Multinode Deployment Guide

This guide explains how to deploy Dynamo workloads across multiple nodes. Multinode deployments enable you to scale compute-intensive LLM workloads across multiple physical machines, maximizing GPU utilization and supporting larger models.

Overview

Dynamo supports multinode deployments through the multinode section in resource specifications. This allows you to:

• Distribute workloads across multiple physical nodes

• Scale GPU resources beyond a single machine

• Support large models requiring extensive tensor parallelism

• Achieve high availability and fault tolerance

Basic requirements

• Kubernetes Cluster: Version 1.24 or later

• GPU Nodes: Multiple nodes with NVIDIA GPUs

• High-Speed Networking: InfiniBand, RoCE, or high-bandwidth Ethernet (recommended for optimal performance)

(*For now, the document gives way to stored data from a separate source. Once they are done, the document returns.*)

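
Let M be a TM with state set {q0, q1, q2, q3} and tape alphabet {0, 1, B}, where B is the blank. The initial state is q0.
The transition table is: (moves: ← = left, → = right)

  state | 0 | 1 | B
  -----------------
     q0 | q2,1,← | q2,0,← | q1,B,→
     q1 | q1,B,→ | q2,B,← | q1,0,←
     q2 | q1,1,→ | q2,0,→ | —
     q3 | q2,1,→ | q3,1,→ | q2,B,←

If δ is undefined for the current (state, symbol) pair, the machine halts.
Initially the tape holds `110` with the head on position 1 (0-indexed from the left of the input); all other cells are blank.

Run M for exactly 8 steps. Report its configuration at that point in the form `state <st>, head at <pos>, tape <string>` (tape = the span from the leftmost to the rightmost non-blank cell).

q0 | 1[1]0B   read 1 → write 0, move ←, go to q2
q2 | [1]00B   read 1 → write 0, move →, go to q2
q2 | 0[0]0B   read 0 → write 1, move →, go to q1
q1 | 01[0]B   read 0 → write B, move →, go to q1
q1 | 01B[B]   read B → write 0, move ←, go to q1
q1 | 01[B]0   read B → write 0, move ←, go to q1
q1 | 0[1]00   read 1 → write B, move ←, go to q2
q2 | [0]B00   read 0 → write 1, move →, go to q1
q1 | 1[B]00
After 8 steps: state q1, head at 1, tape 1B00.

state q1, head at 1, tape 1B00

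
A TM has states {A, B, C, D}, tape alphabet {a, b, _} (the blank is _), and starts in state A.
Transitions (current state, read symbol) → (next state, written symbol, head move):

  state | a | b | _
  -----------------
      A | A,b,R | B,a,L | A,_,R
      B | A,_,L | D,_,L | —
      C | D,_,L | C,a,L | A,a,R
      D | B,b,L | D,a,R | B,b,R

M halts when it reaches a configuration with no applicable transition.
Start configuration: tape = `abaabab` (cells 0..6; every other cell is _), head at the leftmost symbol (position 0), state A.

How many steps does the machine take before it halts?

A | _[a]baabab   read a → write b, move R, go to A
A | _b[b]aabab   read b → write a, move L, go to B
B | _[b]aaabab   read b → write _, move L, go to D
D | [_]_aaabab   read _ → write b, move R, go to B
B | b[_]aaabab
M halts after 4 transitions.

4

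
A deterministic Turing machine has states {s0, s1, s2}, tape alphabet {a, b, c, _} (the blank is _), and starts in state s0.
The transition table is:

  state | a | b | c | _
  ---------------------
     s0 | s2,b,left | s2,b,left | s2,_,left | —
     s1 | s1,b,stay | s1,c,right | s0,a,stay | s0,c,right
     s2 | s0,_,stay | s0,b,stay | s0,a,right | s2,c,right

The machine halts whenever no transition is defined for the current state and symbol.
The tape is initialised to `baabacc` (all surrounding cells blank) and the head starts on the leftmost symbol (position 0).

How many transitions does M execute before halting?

s0 | _[b]aabacc   read b → write b, move left, go to s2
s2 | [_]baabacc   read _ → write c, move right, go to s2
s2 | c[b]aabacc   read b → write b, move stay, go to s0
s0 | c[b]aabacc   read b → write b, move left, go to s2
s2 | [c]baabacc   read c → write a, move right, go to s0
s0 | a[b]aabacc   read b → write b, move left, go to s2
s2 | [a]baabacc   read a → write _, move stay, go to s0
s0 | [_]baabacc
M halts after 7 transitions.

7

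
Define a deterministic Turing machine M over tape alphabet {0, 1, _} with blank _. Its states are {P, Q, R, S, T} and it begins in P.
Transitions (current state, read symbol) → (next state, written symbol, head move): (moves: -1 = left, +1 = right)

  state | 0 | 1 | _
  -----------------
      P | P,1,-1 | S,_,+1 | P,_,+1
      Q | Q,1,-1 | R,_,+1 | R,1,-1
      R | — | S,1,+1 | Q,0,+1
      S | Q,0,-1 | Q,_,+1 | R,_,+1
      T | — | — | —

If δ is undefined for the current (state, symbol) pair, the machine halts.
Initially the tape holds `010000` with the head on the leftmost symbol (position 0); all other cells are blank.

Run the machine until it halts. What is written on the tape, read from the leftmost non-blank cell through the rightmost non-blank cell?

P | _[0]10000   read 0 → write 1, move -1, go to P
P | [_]110000   read _ → write _, move +1, go to P
P | _[1]10000   read 1 → write _, move +1, go to S
S | __[1]0000   read 1 → write _, move +1, go to Q
Q | ___[0]000   read 0 → write 1, move -1, go to Q
Q | __[_]1000   read _ → write 1, move -1, go to R
R | _[_]11000   read _ → write 0, move +1, go to Q
Q | _0[1]1000   read 1 → write _, move +1, go to R
R | _0_[1]000   read 1 → write 1, move +1, go to S
S | _0_1[0]00   read 0 → write 0, move -1, go to Q
Q | _0_[1]000   read 1 → write _, move +1, go to R
R | _0__[0]00
The non-blank tape span at halt is 0__000.

0__000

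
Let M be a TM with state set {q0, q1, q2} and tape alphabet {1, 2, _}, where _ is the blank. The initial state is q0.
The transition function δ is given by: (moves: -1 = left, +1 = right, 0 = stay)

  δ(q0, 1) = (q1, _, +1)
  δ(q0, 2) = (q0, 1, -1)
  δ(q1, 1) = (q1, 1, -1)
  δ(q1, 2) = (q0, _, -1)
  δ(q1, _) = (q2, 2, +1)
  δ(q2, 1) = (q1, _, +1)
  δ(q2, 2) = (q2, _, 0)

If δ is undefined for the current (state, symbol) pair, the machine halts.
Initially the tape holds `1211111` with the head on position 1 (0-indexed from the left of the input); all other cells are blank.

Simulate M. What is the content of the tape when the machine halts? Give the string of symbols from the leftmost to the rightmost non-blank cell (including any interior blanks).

state=q0 head=1 tape=1[2]11111__   (q0,2)→(q0,1,-1)
state=q0 head=0 tape=[1]111111__   (q0,1)→(q1,_,+1)
state=q1 head=1 tape=_[1]11111__   (q1,1)→(q1,1,-1)
state=q1 head=0 tape=[_]111111__   (q1,_)→(q2,2,+1)
state=q2 head=1 tape=2[1]11111__   (q2,1)→(q1,_,+1)
state=q1 head=2 tape=2_[1]1111__   (q1,1)→(q1,1,-1)
state=q1 head=1 tape=2[_]11111__   (q1,_)→(q2,2,+1)
state=q2 head=2 tape=22[1]1111__   (q2,1)→(q1,_,+1)
state=q1 head=3 tape=22_[1]111__   (q1,1)→(q1,1,-1)
state=q1 head=2 tape=22[_]1111__   (q1,_)→(q2,2,+1)
state=q2 head=3 tape=222[1]111__   (q2,1)→(q1,_,+1)
state=q1 head=4 tape=222_[1]11__   (q1,1)→(q1,1,-1)
state=q1 head=3 tape=222[_]111__   (q1,_)→(q2,2,+1)
state=q2 head=4 tape=2222[1]11__   (q2,1)→(q1,_,+1)
state=q1 head=5 tape=2222_[1]1__   (q1,1)→(q1,1,-1)
state=q1 head=4 tape=2222[_]11__   (q1,_)→(q2,2,+1)
state=q2 head=5 tape=22222[1]1__   (q2,1)→(q1,_,+1)
state=q1 head=6 tape=22222_[1]__   (q1,1)→(q1,1,-1)
state=q1 head=5 tape=22222[_]1__   (q1,_)→(q2,2,+1)
state=q2 head=6 tape=222222[1]__   (q2,1)→(q1,_,+1)
state=q1 head=7 tape=222222_[_]_   (q1,_)→(q2,2,+1)
state=q2 head=8 tape=222222_2[_]
The non-blank tape span at halt is 222222_2.

222222_2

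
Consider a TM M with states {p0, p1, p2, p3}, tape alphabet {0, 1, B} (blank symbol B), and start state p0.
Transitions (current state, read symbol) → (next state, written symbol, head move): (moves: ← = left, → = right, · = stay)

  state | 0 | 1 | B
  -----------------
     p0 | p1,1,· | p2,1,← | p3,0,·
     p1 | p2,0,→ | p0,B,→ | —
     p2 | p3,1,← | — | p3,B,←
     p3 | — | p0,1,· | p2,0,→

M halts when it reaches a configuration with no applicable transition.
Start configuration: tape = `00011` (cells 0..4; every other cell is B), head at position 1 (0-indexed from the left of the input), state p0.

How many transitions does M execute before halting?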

Advanced Multinode Orchestration

Using Grove (default)

For sophisticated multinode deployments, Dynamo integrates with advanced Kubernetes orchestration systems:

• Grove: Network topology-aware gang scheduling and auto-scaling for AI workloads

• (optional) KAI-Scheduler: Kubernetes native scheduler optimized for AI workloads at scale

These systems provide enhanced scheduling capabilities including topology-aware placement, gang scheduling, and coordinated auto-scaling across multiple nodes.

Features Enabled with Grove:

• Hierarchical gang scheduling with PodGangSet and PodClique

• Multi-level horizontal auto-scaling

• Custom startup ordering for components

• Resource-aware rolling updates

KAI-Scheduler is an optional enhancement that provides a Kubernetes native scheduler optimized for AI workloads at large scale.

Features Enabled with KAI-Scheduler:

• Network topology-aware pod placement

• AI workload-optimized scheduling algorithms

• GPU resource awareness and allocation

• Support for complex scheduling constraints

• Integration with Grove for enhanced capabilities

• Performance optimizations for large-scale deployments

Using LWS and Volcano

LWS is a simple multinode deployment mechanism that allows you to deploy a workload across multiple nodes.

• LWS: LWS Installation

• Volcano: Volcano Installation

Volcano is a Kubernetes native scheduler optimized for AI workloads at scale. It is used in conjunction with LWS to provide gang scheduling support.

Core Concepts

The multinode Section

The multinode section in a resource specification defines how many physical nodes the workload should span:

multinode:
  nodeCount: 2
resources:
  limits:
    gpu: "2"            # 2 GPUs per node

GPU Distribution

The relationship between multinode.nodeCount and gpu is multiplicative:

• multinode.nodeCount: Number of physical nodes

• gpu: Number of GPUs per node

• Total GPUs: multinode.nodeCount × gpu

Example:

• multinode.nodeCount: "2" + gpu: "4" = 8 total GPUs (4 GPUs per node across 2 nodes)

• multinode.nodeCount: "4" + gpu: "8" = 32 total GPUs (8 GPUs per node across 4 nodes)

Tensor Parallelism Alignment

The tensor parallelism (tp-size or --tp) in your command/args must match the total number of GPUs:

# Example: 2 multinode.nodeCount × 4 GPUs = 8 total GPUs
multinode:
  nodeCount: 2
resources:
  limits:
    gpu: "4"

# Command args must use tp-size=8
args:
  - "--tp-size"
  - "8"  # Must equal multinode.nodeCount × gpu

Next Steps

For additional support and examples, see the working multinode configurations in:

• SGLang: components/backends/sglang/deploy/

• TensorRT-LLM: components/backends/trtllm/deploy/

• vLLM: components/backends/vllm/deploy/

These examples demonstrate proper usage of the multinode section with corresponding gpu limits and correct tp-size configuration.